A field is a nonzero ring in which all nonzero elements are units.
Example: \(\mathbb{Q}, \mathbb{R}, \mathbb{C}, \mathbb{Z}_p\) for prime \(p\) are fields.
All fields are integral domains. The converse is false, but we can construct a field of fractions from an integral domain.
A principal ideal \(P\) of \(R\) is an ideal generated by a single element, in other words, for some \(x\in R\), \[ P = A x =\{a x | a \in R\} \] For example, \(A 1 = A, A 0 = {0}\). Clearly \(x\) is a unit if and only if \(A x = A\).
Proposition: Let \(R\) be a nonzero ring. The following are equivalent: 1. \(R\) is a field 2. The only ideals of \(R\) are \({0}\) and \(R\). 3. Every homomorphism of \(R\) onto a nonzero ring is injective.
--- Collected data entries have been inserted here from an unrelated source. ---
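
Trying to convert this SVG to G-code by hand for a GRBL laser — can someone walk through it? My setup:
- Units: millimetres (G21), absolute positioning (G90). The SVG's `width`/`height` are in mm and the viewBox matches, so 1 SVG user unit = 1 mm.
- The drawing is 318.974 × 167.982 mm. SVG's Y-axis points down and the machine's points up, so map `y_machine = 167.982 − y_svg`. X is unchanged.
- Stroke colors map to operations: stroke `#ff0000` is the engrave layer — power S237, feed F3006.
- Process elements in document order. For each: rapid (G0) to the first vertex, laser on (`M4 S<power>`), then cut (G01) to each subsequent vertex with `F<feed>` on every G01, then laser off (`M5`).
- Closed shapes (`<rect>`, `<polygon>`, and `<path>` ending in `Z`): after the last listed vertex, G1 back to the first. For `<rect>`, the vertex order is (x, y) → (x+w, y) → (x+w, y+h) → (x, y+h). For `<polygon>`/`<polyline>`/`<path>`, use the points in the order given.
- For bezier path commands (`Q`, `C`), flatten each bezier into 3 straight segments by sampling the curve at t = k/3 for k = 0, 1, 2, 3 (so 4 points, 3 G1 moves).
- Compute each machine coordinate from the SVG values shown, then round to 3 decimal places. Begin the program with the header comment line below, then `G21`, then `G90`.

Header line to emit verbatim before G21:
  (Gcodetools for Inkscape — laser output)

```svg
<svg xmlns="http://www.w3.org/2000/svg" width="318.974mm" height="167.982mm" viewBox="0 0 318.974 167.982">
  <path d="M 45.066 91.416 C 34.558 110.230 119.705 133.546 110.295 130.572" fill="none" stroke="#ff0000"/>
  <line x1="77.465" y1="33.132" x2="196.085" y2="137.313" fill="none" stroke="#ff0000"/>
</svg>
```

(Gcodetools for Inkscape — laser output)
G21
G90
G0 X45.066 Y76.566
M4 S237
G01 X59.398 Y57.392 F3006
G01 X95.231 Y42.059 F3006
G01 X110.295 Y37.410 F3006
M5
G0 X77.465 Y134.850
M4 S237
G01 X196.085 Y30.669 F3006
M5

viewBox `0 0 318.974 167.982` with mm width/height → 1 unit = 1 mm. Flip: y_m = 167.982 − y_svg.

**Shape 1** — `<path>` cubic bezier, stroke `#ff0000` → engrave (S237, F3006). Control points (SVG): P0=(45.066,91.416), P1=(34.558,110.230), P2=(119.705,133.546), P3=(110.295,130.572); sampled at t=k/3. Machine vertices: (45.066,76.566) → (59.398,57.392) → (95.231,42.059) → (110.295,37.410). Open path.

**Shape 2** — `<line>` line segment, stroke `#ff0000` → engrave (S237, F3006). Machine vertices: (77.465,134.850) → (196.085,30.669). Open path.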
Proof: \((1)\implies(2)\) since any ideal containing a unit must contain all of \(R\). \((2)\implies(3)\): suppose the only ideals of \(R\) are \({0}, R\) and let \(f:R\rightarrow S\) be a ring homomorphism onto a nonzero ring \(S\). We have \(ker f\ne A\) since \(f\) has at least one nonzero value. But \(ker f\triangleleft R\), so \(ker f = {0}\). Hence \(f\) is injective. \((3)\implies(1)\): let \(x\in R\) be a nonunit. Then \(x R \ne R\) so \(R/x R\) is a nonzero ring. By assumption, the natural map \(A\rightarrow A/x A\) is injective, thus its kernel is injective and hence \(x R = {0}\). In particular \(x = x \cdot 1 = 0\) hence all nonzero elements of \(R\) are units.